Nikko Kumalo’s searching had reached a dead end. She could not place the word orc.
In their small cabin aboard the Phaeacia she listened to Matthew’s slow even breathing. Usually she fell asleep quickly, but tonight her riddle had kept her awake. She had asked the computer what the word meant. It had printed out-Orc: Any of several large fish-like mammals of earth, especially Grampus Griseus.
But her subconscious insisted that was not the source of the word’s familiarity.
It would come to her eventually, she was sure.
VII
Within the City of Kazi were approximately 22,000 slaves.
In a totally despotic society it can be difficult to define “slave”; in a sense, everyone below the ruling class is a slave. Within the context of the orc society, I have classified as slaves all who were not orcs.
A majority of the slaves, roughly 18,000 of them, were women and girls who served several purposes. They did most of the common labor and almost all of the domestic service. They provided the major sexual outlet for the orcs and were the source of almost all the vicious boy children who grew up, or more often died, in the rigid and brutalizing orcling pens. The orcs were the children of the slaves, and it was the orcs who victimized the slaves.
Slaves also provided the skilled labor and professional services upon which the city depended. They were the stone masons, smiths, armor artificers, mechanics; the civil engineers, physicians, accountants and bureaucrats. Skilled slaves enjoyed a degree of protection from the capricious cruelty and casual abuse of the soldiers, the degree of protection depending on the importance of the slave and the rank of the soldier. Slaves who were important enough were allowed to have families-in a very few cases even small harems or androecia-and given apartments. The consul Ahmed was the son of one such slave, although to apply the term “slave” in such a case rather stretches the concept.
But except at the uppermost level, security was tenuous even for the slave elite. An imprudent thought monitored by an orc telepath, an unintended offense to an officer, a momentary lapse in one’s servility, could collapse that small “private” world and expose the slave to the full force of orc brutality.

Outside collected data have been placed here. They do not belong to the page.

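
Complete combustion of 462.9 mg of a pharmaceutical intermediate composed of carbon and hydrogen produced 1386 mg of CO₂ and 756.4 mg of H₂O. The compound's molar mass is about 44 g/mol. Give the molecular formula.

C3H8

mol C = 1.386 g CO₂ ÷ 44.009 g/mol = 0.031494 mol
mol H = 2 × 0.7564 g H₂O ÷ 18.015 g/mol = 0.083974 mol
Divide by the smallest (0.031494 mol): C 1.000, H 2.666
Multiplying each by 3 gives whole numbers: C 3.00, H 8.00
Empirical formula: C3H8
Empirical-formula mass = 44.10 g/mol; 44 ÷ 44.10 ≈ 1, so the molecular formula is C3H8.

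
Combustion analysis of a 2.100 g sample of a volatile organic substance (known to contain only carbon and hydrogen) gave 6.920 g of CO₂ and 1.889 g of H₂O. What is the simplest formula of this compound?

C3H4

mol C = 6.920 g CO₂ ÷ 44.009 g/mol = 0.15724 mol
mol H = 2 × 1.889 g H₂O ÷ 18.015 g/mol = 0.20971 mol
Divide by the smallest (0.15724 mol): C 1.000, H 1.334
Multiplying each by 3 gives whole numbers: C 3.00, H 4.00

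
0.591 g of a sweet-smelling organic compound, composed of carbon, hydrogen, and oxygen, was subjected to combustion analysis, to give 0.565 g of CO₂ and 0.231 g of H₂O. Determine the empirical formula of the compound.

mol C = 0.565 g CO₂ ÷ 44.009 g/mol = 0.01284 mol
mol H = 2 × 0.231 g H₂O ÷ 18.015 g/mol = 0.02565 mol
mass O = 0.591 − (0.1542 + 0.02585) = 0.4109 g → mol O = 0.4109 ÷ 15.999 = 0.02569 mol
Divide by the smallest (0.01284 mol): C 1.000, H 1.998, O 2.001

CH2O2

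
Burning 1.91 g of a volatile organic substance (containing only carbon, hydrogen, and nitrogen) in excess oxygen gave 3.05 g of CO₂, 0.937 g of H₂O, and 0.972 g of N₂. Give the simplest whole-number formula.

C2H3N2

mol C = 3.05 g CO₂ ÷ 44.009 g/mol = 0.06930 mol
mol H = 2 × 0.937 g H₂O ÷ 18.015 g/mol = 0.1040 mol
mol N = 2 × 0.972 g N₂ ÷ 28.014 g/mol = 0.06939 mol
Divide by the smallest (0.06930 mol): C 1.000, H 1.501, N 1.001
Multiplying each by 2 gives whole numbers: C 2.00, H 3.00, N 2.00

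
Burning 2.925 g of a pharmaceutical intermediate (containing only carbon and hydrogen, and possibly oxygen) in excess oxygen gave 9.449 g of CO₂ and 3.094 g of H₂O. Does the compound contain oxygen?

no

mol C = 9.449 g CO₂ ÷ 44.009 g/mol = 0.21471 mol
mol H = 2 × 3.094 g H₂O ÷ 18.015 g/mol = 0.34349 mol
C and H together account for 2.9251 g — essentially the entire 2.925 g sample — so the compound contains no oxygen.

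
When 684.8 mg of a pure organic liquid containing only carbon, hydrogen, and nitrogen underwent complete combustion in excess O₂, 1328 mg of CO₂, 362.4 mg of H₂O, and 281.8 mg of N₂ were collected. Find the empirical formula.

C3H4N2

mol C = 1.328 g CO₂ ÷ 44.009 g/mol = 0.030176 mol
mol H = 2 × 0.3624 g H₂O ÷ 18.015 g/mol = 0.040233 mol
mol N = 2 × 0.2818 g N₂ ÷ 28.014 g/mol = 0.020119 mol
Divide by the smallest (0.020119 mol): C 1.500, H 2.000, N 1.000
Multiplying each by 2 gives whole numbers: C 3.00, H 4.00, N 2.00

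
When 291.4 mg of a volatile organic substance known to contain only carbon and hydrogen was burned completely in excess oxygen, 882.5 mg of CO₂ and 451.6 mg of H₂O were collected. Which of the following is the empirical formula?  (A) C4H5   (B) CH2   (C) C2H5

(C) C2H5

mol C = 0.8825 g CO₂ ÷ 44.009 g/mol = 0.020053 mol
mol H = 2 × 0.4516 g H₂O ÷ 18.015 g/mol = 0.050136 mol
Divide by the smallest (0.020053 mol): C 1.000, H 2.500
Multiplying each by 2 gives whole numbers: C 2.00, H 5.00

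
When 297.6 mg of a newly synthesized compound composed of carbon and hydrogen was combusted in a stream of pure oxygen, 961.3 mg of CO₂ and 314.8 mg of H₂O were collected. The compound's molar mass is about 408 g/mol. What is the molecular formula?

C30H48

mol C = 0.9613 g CO₂ ÷ 44.009 g/mol = 0.021843 mol
mol H = 2 × 0.3148 g H₂O ÷ 18.015 g/mol = 0.034949 mol
Divide by the smallest (0.021843 mol): C 1.000, H 1.600
Multiplying each by 5 gives whole numbers: C 5.00, H 8.00
Empirical formula: C5H8
Empirical-formula mass = 68.12 g/mol; 408 ÷ 68.12 ≈ 6, so the molecular formula is C30H48.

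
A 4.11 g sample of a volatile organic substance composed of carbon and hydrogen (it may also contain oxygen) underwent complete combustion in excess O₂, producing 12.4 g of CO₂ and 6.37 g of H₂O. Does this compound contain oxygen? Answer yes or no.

mol C = 12.4 g CO₂ ÷ 44.009 g/mol = 0.2818 mol
mol H = 2 × 6.37 g H₂O ÷ 18.015 g/mol = 0.7072 mol
C and H together account for 4.097 g — essentially the entire 4.11 g sample — so the compound contains no oxygen.

no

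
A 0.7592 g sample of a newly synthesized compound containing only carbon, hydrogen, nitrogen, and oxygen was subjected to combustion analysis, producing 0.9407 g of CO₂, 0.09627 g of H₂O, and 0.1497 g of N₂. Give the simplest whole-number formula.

C2HNO2

mol C = 0.9407 g CO₂ ÷ 44.009 g/mol = 0.021375 mol
mol H = 2 × 0.09627 g H₂O ÷ 18.015 g/mol = 0.010688 mol
mol N = 2 × 0.1497 g N₂ ÷ 28.014 g/mol = 0.010688 mol
mass O = 0.7592 − (0.25674 + 0.010773 + 0.14970) = 0.34199 g → mol O = 0.34199 ÷ 15.999 = 0.021376 mol
Divide by the smallest (0.010688 mol): C 2.000, H 1.000, N 1.000, O 2.000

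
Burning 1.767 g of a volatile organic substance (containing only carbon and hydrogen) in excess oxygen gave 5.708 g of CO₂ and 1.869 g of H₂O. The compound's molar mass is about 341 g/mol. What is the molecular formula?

mol C = 5.708 g CO₂ ÷ 44.009 g/mol = 0.12970 mol
mol H = 2 × 1.869 g H₂O ÷ 18.015 g/mol = 0.20749 mol
Divide by the smallest (0.12970 mol): C 1.000, H 1.600
Multiplying each by 5 gives whole numbers: C 5.00, H 8.00
Empirical formula: C5H8
Empirical-formula mass = 68.12 g/mol; 341 ÷ 68.12 ≈ 5, so the molecular formula is C25H40.

C25H40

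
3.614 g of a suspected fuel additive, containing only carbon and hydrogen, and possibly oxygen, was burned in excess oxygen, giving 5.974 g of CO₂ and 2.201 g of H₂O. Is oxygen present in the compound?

yes

mol C = 5.974 g CO₂ ÷ 44.009 g/mol = 0.13574 mol
mol H = 2 × 2.201 g H₂O ÷ 18.015 g/mol = 0.24435 mol
C and H account for only 1.8767 g of the 3.614 g sample; the remaining 1.7373 g must be oxygen.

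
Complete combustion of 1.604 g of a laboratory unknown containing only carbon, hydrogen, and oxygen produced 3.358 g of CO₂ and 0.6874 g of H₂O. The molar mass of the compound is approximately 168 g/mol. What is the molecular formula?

C8H8O4

mol C = 3.358 g CO₂ ÷ 44.009 g/mol = 0.076303 mol
mol H = 2 × 0.6874 g H₂O ÷ 18.015 g/mol = 0.076314 mol
mass O = 1.604 − (0.91647 + 0.076925) = 0.61061 g → mol O = 0.61061 ÷ 15.999 = 0.038165 mol
Divide by the smallest (0.038165 mol): C 1.999, H 2.000, O 1.000
Empirical formula: C2H2O
Empirical-formula mass = 42.04 g/mol; 168 ÷ 42.04 ≈ 4, so the molecular formula is C8H8O4.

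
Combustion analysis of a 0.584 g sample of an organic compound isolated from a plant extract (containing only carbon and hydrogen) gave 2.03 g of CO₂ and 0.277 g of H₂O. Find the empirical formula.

mol C = 2.03 g CO₂ ÷ 44.009 g/mol = 0.04613 mol
mol H = 2 × 0.277 g H₂O ÷ 18.015 g/mol = 0.03075 mol
Divide by the smallest (0.03075 mol): C 1.500, H 1.000
Multiplying each by 2 gives whole numbers: C 3.00, H 2.00

C3H2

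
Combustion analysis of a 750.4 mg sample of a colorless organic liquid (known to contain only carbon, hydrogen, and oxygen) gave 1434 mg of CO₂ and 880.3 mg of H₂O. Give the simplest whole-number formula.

C2H6O

mol C = 1.434 g CO₂ ÷ 44.009 g/mol = 0.032584 mol
mol H = 2 × 0.8803 g H₂O ÷ 18.015 g/mol = 0.097730 mol
mass O = 0.7504 − (0.39137 + 0.098512) = 0.26052 g → mol O = 0.26052 ÷ 15.999 = 0.016283 mol
Divide by the smallest (0.016283 mol): C 2.001, H 6.002, O 1.000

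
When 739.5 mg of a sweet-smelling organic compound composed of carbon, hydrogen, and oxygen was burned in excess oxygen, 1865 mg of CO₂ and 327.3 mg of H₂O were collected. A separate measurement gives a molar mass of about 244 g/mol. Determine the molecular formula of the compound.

C14H12O4

mol C = 1.865 g CO₂ ÷ 44.009 g/mol = 0.042378 mol
mol H = 2 × 0.3273 g H₂O ÷ 18.015 g/mol = 0.036336 mol
mass O = 0.7395 − (0.50900 + 0.036627) = 0.19387 g → mol O = 0.19387 ÷ 15.999 = 0.012118 mol
Divide by the smallest (0.012118 mol): C 3.497, H 2.999, O 1.000
Multiplying each by 2 gives whole numbers: C 6.99, H 6.00, O 2.00
Empirical formula: C7H6O2
Empirical-formula mass = 122.12 g/mol; 244 ÷ 122.12 ≈ 2, so the molecular formula is C14H12O4.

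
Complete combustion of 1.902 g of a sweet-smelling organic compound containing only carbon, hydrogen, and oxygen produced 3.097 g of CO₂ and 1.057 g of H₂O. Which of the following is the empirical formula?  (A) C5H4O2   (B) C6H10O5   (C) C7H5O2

mol C = 3.097 g CO₂ ÷ 44.009 g/mol = 0.070372 mol
mol H = 2 × 1.057 g H₂O ÷ 18.015 g/mol = 0.11735 mol
mass O = 1.902 − (0.84524 + 0.11829) = 0.93848 g → mol O = 0.93848 ÷ 15.999 = 0.058658 mol
Divide by the smallest (0.058658 mol): C 1.200, H 2.001, O 1.000
Multiplying each by 5 gives whole numbers: C 6.00, H 10.00, O 5.00

(B) C6H10O5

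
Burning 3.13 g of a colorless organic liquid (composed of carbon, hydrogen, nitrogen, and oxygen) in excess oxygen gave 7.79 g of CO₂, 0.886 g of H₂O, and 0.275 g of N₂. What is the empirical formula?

C9H5NO2

mol C = 7.79 g CO₂ ÷ 44.009 g/mol = 0.1770 mol
mol H = 2 × 0.886 g H₂O ÷ 18.015 g/mol = 0.09836 mol
mol N = 2 × 0.275 g N₂ ÷ 28.014 g/mol = 0.01963 mol
mass O = 3.13 − (2.126 + 0.09915 + 0.2750) = 0.6298 g → mol O = 0.6298 ÷ 15.999 = 0.03936 mol
Divide by the smallest (0.01963 mol): C 9.016, H 5.010, N 1.000, O 2.005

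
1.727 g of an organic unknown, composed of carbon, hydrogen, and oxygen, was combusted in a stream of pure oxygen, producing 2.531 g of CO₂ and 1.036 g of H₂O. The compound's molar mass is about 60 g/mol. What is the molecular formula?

mol C = 2.531 g CO₂ ÷ 44.009 g/mol = 0.057511 mol
mol H = 2 × 1.036 g H₂O ÷ 18.015 g/mol = 0.11502 mol
mass O = 1.727 − (0.69076 + 0.11594) = 0.92030 g → mol O = 0.92030 ÷ 15.999 = 0.057522 mol
Divide by the smallest (0.057511 mol): C 1.000, H 2.000, O 1.000
Empirical formula: CH2O
Empirical-formula mass = 30.03 g/mol; 60 ÷ 30.03 ≈ 2, so the molecular formula is C2H4O2.

C2H4O2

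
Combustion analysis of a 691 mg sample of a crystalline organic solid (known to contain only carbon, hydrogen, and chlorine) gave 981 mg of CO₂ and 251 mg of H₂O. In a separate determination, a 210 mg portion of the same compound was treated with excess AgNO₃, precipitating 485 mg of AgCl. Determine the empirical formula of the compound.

C4H5Cl2

mol C = 0.981 g CO₂ ÷ 44.009 g/mol = 0.02229 mol
mol H = 2 × 0.251 g H₂O ÷ 18.015 g/mol = 0.02787 mol
From the AgCl data: mol Cl per gram of compound = (0.485 ÷ 143.318) ÷ 0.210 = 0.01611 mol/g, so in the 0.691 g combustion sample mol Cl = 0.01114 mol
Divide by the smallest (0.01114 mol): C 2.002, H 2.502, Cl 1.000
Multiplying each by 2 gives whole numbers: C 4.00, H 5.00, Cl 2.00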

In such a society one might expect an underground to exist. But in a society using telepathic surveillance and ruthless repression-given to uninhibited and in fact mandatory sadism-that underground was certain to be small, fearful, and largely ineffectual.

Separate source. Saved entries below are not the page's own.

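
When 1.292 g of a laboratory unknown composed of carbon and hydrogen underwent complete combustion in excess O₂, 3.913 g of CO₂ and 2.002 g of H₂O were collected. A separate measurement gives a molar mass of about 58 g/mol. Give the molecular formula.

C4H10

mol C = 3.913 g CO₂ ÷ 44.009 g/mol = 0.088914 mol
mol H = 2 × 2.002 g H₂O ÷ 18.015 g/mol = 0.22226 mol
Divide by the smallest (0.088914 mol): C 1.000, H 2.500
Multiplying each by 2 gives whole numbers: C 2.00, H 5.00
Empirical formula: C2H5
Empirical-formula mass = 29.06 g/mol; 58 ÷ 29.06 ≈ 2, so the molecular formula is C4H10.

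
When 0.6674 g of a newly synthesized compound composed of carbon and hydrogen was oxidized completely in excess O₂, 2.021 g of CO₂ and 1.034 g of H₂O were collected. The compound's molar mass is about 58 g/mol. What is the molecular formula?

C4H10

mol C = 2.021 g CO₂ ÷ 44.009 g/mol = 0.045922 mol
mol H = 2 × 1.034 g H₂O ÷ 18.015 g/mol = 0.11479 mol
Divide by the smallest (0.045922 mol): C 1.000, H 2.500
Multiplying each by 2 gives whole numbers: C 2.00, H 5.00
Empirical formula: C2H5
Empirical-formula mass = 29.06 g/mol; 58 ÷ 29.06 ≈ 2, so the molecular formula is C4H10.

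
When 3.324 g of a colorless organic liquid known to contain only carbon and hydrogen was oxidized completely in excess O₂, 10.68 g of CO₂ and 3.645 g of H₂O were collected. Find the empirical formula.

mol C = 10.68 g CO₂ ÷ 44.009 g/mol = 0.24268 mol
mol H = 2 × 3.645 g H₂O ÷ 18.015 g/mol = 0.40466 mol
Divide by the smallest (0.24268 mol): C 1.000, H 1.667
Multiplying each by 3 gives whole numbers: C 3.00, H 5.00

C3H5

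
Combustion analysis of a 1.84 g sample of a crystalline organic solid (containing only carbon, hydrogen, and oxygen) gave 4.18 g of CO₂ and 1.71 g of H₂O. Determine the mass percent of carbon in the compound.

mol C = 4.18 g CO₂ ÷ 44.009 g/mol = 0.09498 mol
mol H = 2 × 1.71 g H₂O ÷ 18.015 g/mol = 0.1898 mol
mass O = 1.84 − (1.141 + 0.1914) = 0.5078 g → mol O = 0.5078 ÷ 15.999 = 0.03174 mol
mass % C = 1.141 g ÷ 1.84 g × 100%

62.0%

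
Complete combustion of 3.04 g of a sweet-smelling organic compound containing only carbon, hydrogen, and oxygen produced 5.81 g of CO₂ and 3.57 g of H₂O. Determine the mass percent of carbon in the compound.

mol C = 5.81 g CO₂ ÷ 44.009 g/mol = 0.1320 mol
mol H = 2 × 3.57 g H₂O ÷ 18.015 g/mol = 0.3963 mol
mass O = 3.04 − (1.586 + 0.3995) = 1.055 g → mol O = 1.055 ÷ 15.999 = 0.06593 mol
mass % C = 1.586 g ÷ 3.04 g × 100%

52.2%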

Over the years there must have been innumerable small acts of opportunistic sabotage carried out on the spur of the moment by individuals and involving no conspiracy. But the term “underground” does not include such unaffiliated individuals. The real underground, in the sense of conspiratorial groups, consisted primarily of artisans and bureaucrats, slaves with some degree of private life-a slave intelligentsia, so to speak. It also included a very few orcs who had been sensitized by attachment to some slave and who had reacted against the culture which ravaged the slave.